Yorkshire Mafia
- Industry: Business Networking
- Founded: November 2008
- Headquarters: Yorkshire, United Kingdom
- Area served: Yorkshire, UK
- Key people: Geoff Shepherd
- Website: Homepage

= The Yorkshire Mafia =

The Yorkshire Mafia is a community built around LinkedIn that was founded in November 2008 by Geoff Shepherd. Its headquarters are in Leeds. It provides its 22,000 regional business members with a platform to build professional relationships, obtain necessary skills from established entrepreneurs and trade with each other.

The Yorkshire Mafia hosts some of the biggest business-to-business events in the North England. Events include small round-table discussions, social events, Leeds Business Week and an annual conference, Buy Yorkshire. The Yorkshire Mafia uses these events to facilitate the building of business relationships for multiple businesses across the county.

== Overview ==

The Yorkshire Mafia depends on social media networks, grown out of a LinkedIn-based networking group to encourage local businesses. In its second conference in April 2012, delegates heard from Wade Burgess, LinkedIn director of northern Europe, and Ivan Heneghan, head of strategic client services at Facebook. Around 3,000 attended the event.

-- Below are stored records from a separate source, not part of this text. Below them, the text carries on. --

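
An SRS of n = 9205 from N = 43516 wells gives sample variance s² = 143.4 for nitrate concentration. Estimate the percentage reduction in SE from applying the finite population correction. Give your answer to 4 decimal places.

f = n/N = 9205/43516 = 0.21153139.
SE_no-fpc = √(s²/n) = 0.12481382; SE_fpc = √((1−f)s²/n) = 0.11082937.
Ratio = √(1−f) = 0.88795755. Reduction = 100·(1 − 0.88795755) = 11.2042%.

11.2042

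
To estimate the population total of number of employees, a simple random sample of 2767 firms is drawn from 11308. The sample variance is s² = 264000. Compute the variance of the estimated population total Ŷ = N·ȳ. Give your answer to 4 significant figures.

Var(Ŷ) = N²·Var(ȳ) = N²·(1 − n/N)·s²/n.
f = 2767/11308 = 0.24469402; Var(ȳ) = 0.75530598·264000/2767 = 72.063888.
Var(Ŷ) = 11308² · 72.063888 = 9.2148716 × 10^9.

9.215 × 10^9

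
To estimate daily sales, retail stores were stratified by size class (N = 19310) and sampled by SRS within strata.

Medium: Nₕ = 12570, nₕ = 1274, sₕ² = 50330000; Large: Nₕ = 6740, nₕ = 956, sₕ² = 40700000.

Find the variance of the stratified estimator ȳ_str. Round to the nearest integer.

Var(ȳ_str) = Σₕ Wₕ²(1 − fₕ)sₕ²/nₕ with Wₕ = Nₕ/N, N = 19310.
Medium: Wₕ = 0.65095805; term = 0.65095805²·(1 − 0.10135243)·50330000/1274 = 15043.639.
Large: Wₕ = 0.34904195; term = 0.34904195²·(1 − 0.14183976)·40700000/956 = 4451.0262.
Sum = 19494.665.

19495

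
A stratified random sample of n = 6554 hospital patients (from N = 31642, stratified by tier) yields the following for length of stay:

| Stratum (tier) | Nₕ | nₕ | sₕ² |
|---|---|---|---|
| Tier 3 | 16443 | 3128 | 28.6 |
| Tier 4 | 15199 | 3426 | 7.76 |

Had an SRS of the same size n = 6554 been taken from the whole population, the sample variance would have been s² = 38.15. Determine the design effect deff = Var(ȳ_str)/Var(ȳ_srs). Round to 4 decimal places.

Var(ȳ_str) = Σ Wₕ²(1−fₕ)sₕ²/nₕ with Wₕ = Nₕ/31642:
  Tier 3: (16443/31642)²·(1−3128/16443)·28.6/3128 = 0.0019993723
  Tier 4: (15199/31642)²·(1−3426/15199)·7.76/3426 = 4.0480761 × 10^-4
  → Var(ȳ_str) = 0.0024041799.
Var(ȳ_srs) = (1 − 6554/31642)·38.15/6554 = 0.0046151967.
deff = 0.0024041799 / 0.0046151967 = 0.5209.

0.5209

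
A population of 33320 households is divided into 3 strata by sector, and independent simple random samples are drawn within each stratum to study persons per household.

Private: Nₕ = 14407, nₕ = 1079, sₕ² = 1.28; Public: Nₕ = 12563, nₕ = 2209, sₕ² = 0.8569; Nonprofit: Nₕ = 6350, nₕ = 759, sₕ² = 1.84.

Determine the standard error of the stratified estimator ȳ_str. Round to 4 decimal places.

Var(ȳ_str) = Σₕ Wₕ²(1 − fₕ)sₕ²/nₕ with Wₕ = Nₕ/N, N = 33320.
Private: Wₕ = 0.43238295; term = 0.43238295²·(1 − 0.07489415)·1.28/1079 = 2.0517152 × 10^-4.
Public: Wₕ = 0.37704082; term = 0.37704082²·(1 − 0.17583380)·0.8569/2209 = 4.5449171 × 10^-5.
Nonprofit: Wₕ = 0.19057623; term = 0.19057623²·(1 − 0.11952756)·1.84/759 = 7.7522769 × 10^-5.
Sum = 3.2814346 × 10^-4.
SE = √(3.2814346 × 10^-4) = 0.0181.

0.0181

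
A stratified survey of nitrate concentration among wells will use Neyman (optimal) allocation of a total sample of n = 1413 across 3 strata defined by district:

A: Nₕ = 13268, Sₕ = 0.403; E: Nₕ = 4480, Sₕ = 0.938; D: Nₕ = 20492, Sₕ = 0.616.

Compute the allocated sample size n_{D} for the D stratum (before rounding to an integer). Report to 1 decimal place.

804.4

Neyman allocation: nₕ = n·NₕSₕ / Σⱼ NⱼSⱼ.
Σ NⱼSⱼ = 13268·0.403 + 4480·0.938 + 20492·0.616 = 22172.316.
n_{D} = 1413·20492·0.616 / 22172.316 = 804.4.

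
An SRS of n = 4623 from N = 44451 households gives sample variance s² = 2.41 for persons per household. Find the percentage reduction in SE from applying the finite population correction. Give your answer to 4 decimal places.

f = n/N = 4623/44451 = 0.10400216.
SE_no-fpc = √(s²/n) = 0.022832138; SE_fpc = √((1−f)s²/n) = 0.021612254.
Ratio = √(1−f) = 0.94657162. Reduction = 100·(1 − 0.94657162) = 5.3428%.

5.3428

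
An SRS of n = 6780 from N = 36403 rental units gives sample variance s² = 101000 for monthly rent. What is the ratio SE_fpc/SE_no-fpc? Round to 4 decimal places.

0.9021

f = n/N = 6780/36403 = 0.18624839.
SE_no-fpc = √(s²/n) = 3.8596315; SE_fpc = √((1−f)s²/n) = 3.4817034.
Ratio = √(1−f) = 0.90208182.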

The motto of the group is: "a tight-knit group of diverse industry executives who share a homogenous interest in the advancement of the Yorkshire region."

== Events ==

=== Skill Will ===

One of the events held by Yorkshire Mafia is Skill Will. Skill Will is a Social Enterprise offering business, public, charity and social enterprise sectors the opportunity to meet, connect and support each other through partnership opportunities and programmes.

Skill Will was originally set up for businesses and charities across Yorkshire, but the organization has now spread across United Kingdom.
Businesses are offered targeted assistance enabling volunteers to improve their skills, create new contacts and raise morale within businesses.

=== Other events ===
Yorkshire Mafia facilitates better relationships by bringing businesses together in Yorkshire in order to promote healthy relationships among them. Buy Yorkshire, an annual conference, is one of such events to promote such activities in the region where different businesses have a chance to interact with one another.

The Yorkshire Mafia also organizes Leeds Business Week where different organizations from across the city joined up as "Event Partners" to organize their own business events in support of the exercise.
Companies such as The Institute of Directors, 4Networking, Irwin Mitchell, Northern Ballet, Leeds City Council, Propaganda, Barclays were among the attendees.

Geoff Shepherd, chairman of The Yorkshire Mafia, said: "Leeds is the third largest city in the UK. It should already have a well-established Business Week that brings its business community together. It doesn’t and being a can-do organisation we decided to lead the charge."